# Proving Schemes

Sismo Connect technically let users participate in proving schemes to make claims about Data Sources in their Data Vault.

A proving scheme is a cryptographic method that allows one party (the prover) to prove to another party (the verifier) that a certain statement is true without revealing how it is true—ensuring privacy.

The Data Vault includes the prover, enabling users to generate zero-knowledge proofs (ZKPs) from their Data Sources (proof of ownership/proof of inclusion in a Data Group). The ZKP is then verified by the application (in a smart contract for onchain apps, in a backend for offchain apps, and in a browser/client for p2p apps).

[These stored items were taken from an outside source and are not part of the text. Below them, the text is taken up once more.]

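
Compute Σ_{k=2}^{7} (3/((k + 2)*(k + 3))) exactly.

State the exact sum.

Ratio r(k) = (k + 2)/(k + 4).
Take A(k)=k + 2, B(k)=k + 4, C(k)=1.
Need (k + 2)·f(k+1) − (k + 3)·f(k) = 1.
Bound: deg f ≤ 1.
Match coefficients ⇒ f(k) = k/2.
Get s_k = R·t_k = 3*k/(2*(k + 2)) with R(k) = B(k−1)f(k)/C(k) = k*(k + 3)/2.
Check: Δs_k = 3/(k**2 + 5*k + 6). ✓
Sum = s_(8) − s_(2); s_(8) = 6/5, s_(2) = 3/4 ⇒ 9/20.

Σ = 9/20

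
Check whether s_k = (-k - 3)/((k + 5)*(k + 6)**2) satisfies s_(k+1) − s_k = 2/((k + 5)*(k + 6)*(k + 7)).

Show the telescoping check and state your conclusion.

s_(k+1) = (-k - 4)/((k + 6)*(k + 7)**2)
s_(k+1) − s_k = ((k + 3)*(k + 7)**2 - (k + 4)*(k + 5)*(k + 6))/((k + 5)*(k + 6)**2*(k + 7)**2)
(s_(k+1) − s_k) − t_k = 3*(-3*k - 19)/(k**5 + 31*k**4 + 383*k**3 + 2357*k**2 + 7224*k + 8820)

Invalid: residual 3*(-3*k - 19)/(k**5 + 31*k**4 + 383*k**3 + 2357*k**2 + 7224*k + 8820) ≠ 0.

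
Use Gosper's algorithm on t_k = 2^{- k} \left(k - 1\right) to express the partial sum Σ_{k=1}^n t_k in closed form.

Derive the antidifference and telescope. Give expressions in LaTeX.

Compute t_(k+1)/t_k: get k/(2*(k - 1)).
Normal form (A,B,C) = (1/2, 1, k - 1).
Need (1/2)·f(k+1) − (1)·f(k) = k - 1.
deg f ≤ 1 (via 0,0,1).
A polynomial solution: f(k) = -2*k.
Then R = B(k−1)f/C = -2*k/(k - 1), so s_k = R(k)·t_k = -2**(1 - k)*k.
Verify: (k - 1)/2**k matches t_k.
s_(n+1) = (-n - 1)/2**n and s_(1) = -1, so S(n) = (2**n - n - 1)/2**n.

S(n) = 2^{- n} \left(2^{n} - n - 1\right)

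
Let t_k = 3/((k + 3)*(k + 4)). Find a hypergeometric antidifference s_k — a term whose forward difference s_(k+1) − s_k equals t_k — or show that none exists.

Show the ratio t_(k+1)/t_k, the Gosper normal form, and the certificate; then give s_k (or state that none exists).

Step 1: r(k) = (k + 3)/(k + 5).
So A=k + 3 and B=k + 5, with C=1.
Key eq: (k + 3)·f(k+1) = (k + 4)·f(k) + (1).
d = 1 from the (1,1,0) case.
Coefficient equations give f(k) = k/3.
R(k) = B(k−1)·f(k)/C(k) = k*(k + 4)/3; s_k = R·t_k = k/(k + 3).
Check: Δs_k = 3/(k**2 + 7*k + 12). ✓

s_k = k/(k + 3)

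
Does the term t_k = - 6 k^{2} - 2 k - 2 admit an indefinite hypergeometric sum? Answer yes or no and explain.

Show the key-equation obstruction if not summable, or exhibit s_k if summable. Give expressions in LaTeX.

Ratio r(k) = (k + 3*(k + 1)**2 + 2)/(3*k**2 + k + 1).
Gosper form: A/B · C(k+1)/C(k) with A=1, B=1, C=k**2 + k/3 + 1/3.
Need (1)·f(k+1) − (1)·f(k) = k**2 + k/3 + 1/3.
deg f ≤ 3 (via 0,0,2).
Solve for f: f(k) = k*(k**2 - k + 1)/3 (degree 3 ≤ 3).
Get s_k = R·t_k = 2*k*(-k**2 + k - 1) with R(k) = B(k−1)f(k)/C(k) = k*(k**2 - k + 1)/(3*k**2 + k + 1).
Δs = -6*k**2 - 2*k - 2, as required.

Yes. s_k = 2 k \left(- k^{2} + k - 1\right).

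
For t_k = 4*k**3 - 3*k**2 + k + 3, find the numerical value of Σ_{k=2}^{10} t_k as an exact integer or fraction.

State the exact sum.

Step 1: r(k) = (4*k**3 + 9*k**2 + 7*k + 5)/(4*k**3 - 3*k**2 + k + 3).
Factor: A=1; B=1; C=k**3 - 3*k**2/4 + k/4 + 3/4.
Key eq: (1)·f(k+1) = (1)·f(k) + (k**3 - 3*k**2/4 + k/4 + 3/4).
Degrees (0,0,3) ⇒ d ≤ 4.
Solve for f: f(k) = k*(k**3 - 3*k**2 + 3*k + 2)/4 (degree 4 ≤ 4).
Then R = B(k−1)f/C = k*(k**3 - 3*k**2 + 3*k + 2)/(4*k**3 - 3*k**2 + k + 3), so s_k = R(k)·t_k = k*(k**3 - 3*k**2 + 3*k + 2).
s_(k+1) − s_k = 4*k**3 - 3*k**2 + k + 3 = t_k.
Σ_(k=2)^(10) t_k = s_(11) − s_(2) = 11033 − (8) = 11025.

Σ = 11025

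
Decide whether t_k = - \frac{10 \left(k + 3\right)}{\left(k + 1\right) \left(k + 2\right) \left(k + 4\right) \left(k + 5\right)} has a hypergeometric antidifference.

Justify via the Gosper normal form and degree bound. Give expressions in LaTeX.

r(k) = (k + 1)*(k + 4)**2/((k + 3)**2*(k + 6)) after simplifying.
Factor: A=k + 1; B=k + 6; C=k**2 + 6*k + 9.
Solve (k + 1)·f(k+1) − (k + 5)·f(k) = k**2 + 6*k + 9.
From deg A=1, deg B=1, deg C=2: d=4.
A polynomial solution: f(k) = k*(k + 2)*(k + 3)*(k + 5)/8.
Get s_k = R·t_k = 5*k*(-k - 5)/(4*(k**2 + 5*k + 4)) with R(k) = B(k−1)f(k)/C(k) = k*(k + 2)*(k + 5)**2/(8*(k + 3)).
Δs = 10*(-k - 3)/(k**4 + 12*k**3 + 49*k**2 + 78*k + 40), as required.

Yes. s_k = \frac{5 k \left(- k - 5\right)}{4 \left(k^{2} + 5 k + 4\right)}.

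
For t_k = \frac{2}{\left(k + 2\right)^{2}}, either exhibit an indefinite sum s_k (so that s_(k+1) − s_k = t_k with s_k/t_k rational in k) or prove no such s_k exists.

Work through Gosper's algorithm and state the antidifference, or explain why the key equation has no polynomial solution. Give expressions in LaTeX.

no hypergeometric antidifference exists

r(k) = (k + 2)**2/(k + 3)**2 after simplifying.
Normal form (A,B,C) = (k**2 + 4*k + 4, k**2 + 6*k + 9, 1).
Set up (k**2 + 4*k + 4)·f(k+1) − (k**2 + 4*k + 4)·f(k) − (1) = 0.
From deg A=2, deg B=2, deg C=0: d=0.
Write f(k) = c0. Then LHS − RHS = -1, requiring -1 = 0: contradictory. No certificate.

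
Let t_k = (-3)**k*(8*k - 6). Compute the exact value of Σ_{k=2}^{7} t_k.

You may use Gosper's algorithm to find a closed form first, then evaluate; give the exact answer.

t_(k+1)/t_k = 3*(-4*k - 1)/(4*k - 3).
A = -3, B = 1, C = k - 3/4.
f must satisfy (-3)·f(k+1) − (1)·f(k) = k - 3/4.
Bound: deg f ≤ 1.
Coefficient equations give f(k) = -(2*k - 3)/8.
Certificate R = B(k−1)f/C = -(2*k - 3)/(2*(4*k - 3)) gives s_k = (-3)**k*(3 - 2*k).
Check: Δs_k = (-3)**k*(8*k - 6). ✓
Σ_(k=2)^(7) t_k = s_(8) − s_(2) = -85293 − (-9) = -85284.

Σ = -85284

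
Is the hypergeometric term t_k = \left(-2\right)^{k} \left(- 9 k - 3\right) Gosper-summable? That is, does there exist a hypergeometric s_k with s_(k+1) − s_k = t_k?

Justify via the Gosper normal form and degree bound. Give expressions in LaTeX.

Yes. s_k = \left(-2\right)^{k} \left(3 k - 1\right).

r(k) = 2*(-3*k - 4)/(3*k + 1) after simplifying.
Factor: A=-2; B=1; C=k + 1/3.
Set up (-2)·f(k+1) − (1)·f(k) − (k + 1/3) = 0.
Degrees (0,0,1) ⇒ d ≤ 1.
Solving with deg f ≤ 1: f(k) = -(3*k - 1)/9.
Certificate R = B(k−1)f/C = -(3*k - 1)/(3*(3*k + 1)) gives s_k = (-2)**k*(3*k - 1).
Check: Δs_k = (-2)**k*(-9*k - 3). ✓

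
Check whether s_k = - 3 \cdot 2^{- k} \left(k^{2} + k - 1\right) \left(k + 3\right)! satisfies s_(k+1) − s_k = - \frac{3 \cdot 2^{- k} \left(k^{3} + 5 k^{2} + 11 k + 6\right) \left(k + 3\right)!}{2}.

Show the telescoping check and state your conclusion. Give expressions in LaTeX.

Valid — Δs_k = t_k.

s_(k+1) = -3*(k**2 + 3*k + 1)*factorial(k + 4)/(2*2**k)
s_(k+1) − s_k = -3*(k**3 + 5*k**2 + 11*k + 6)*factorial(k + 3)/(2*2**k)
(s_(k+1) − s_k) − t_k = 0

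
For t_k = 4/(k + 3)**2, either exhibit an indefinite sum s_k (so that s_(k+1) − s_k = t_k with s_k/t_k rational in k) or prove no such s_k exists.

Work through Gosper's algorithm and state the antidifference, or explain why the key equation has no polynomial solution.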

Fundamentally, a proving scheme is a paired concept involving a prover and a verifier. The prover generates proofs while the verifier checks the validity of these proofs.

In a proving scheme, both the prover and the verifier require access to the same data—the source of truth from which proofs are generated, called Data Groups. For instance, to prove ownership of a specific NFT at a certain time, the prover and verifier must be synchronized on the same snapshot of NFT owners (i.e. a Data Group).

Sismo Connect is the developer-friendly layer on top of proving schemes. It enables apps to request and verify ownership of Data Sources or associated group memberships. Sismo Connect routes these requests to the associated proving scheme.

Currently, Sismo has the following proving schemes deploy

*e*d:- Hydra S3 proving scheme

In Hydra proving schemes, users commit the Poseidon hash of a secret and receive an EdDSA signed receipt from the Commitment Mapper. A user’s secret and the signed receipt from the Commitment Mapper form the Hydra Proof of Ownership, which is verified inside a zk-SNARK circuit—preserving user privacy.

The Commitment Mapper is an offchain service that privately associates a commitment with a source account during proving schemes.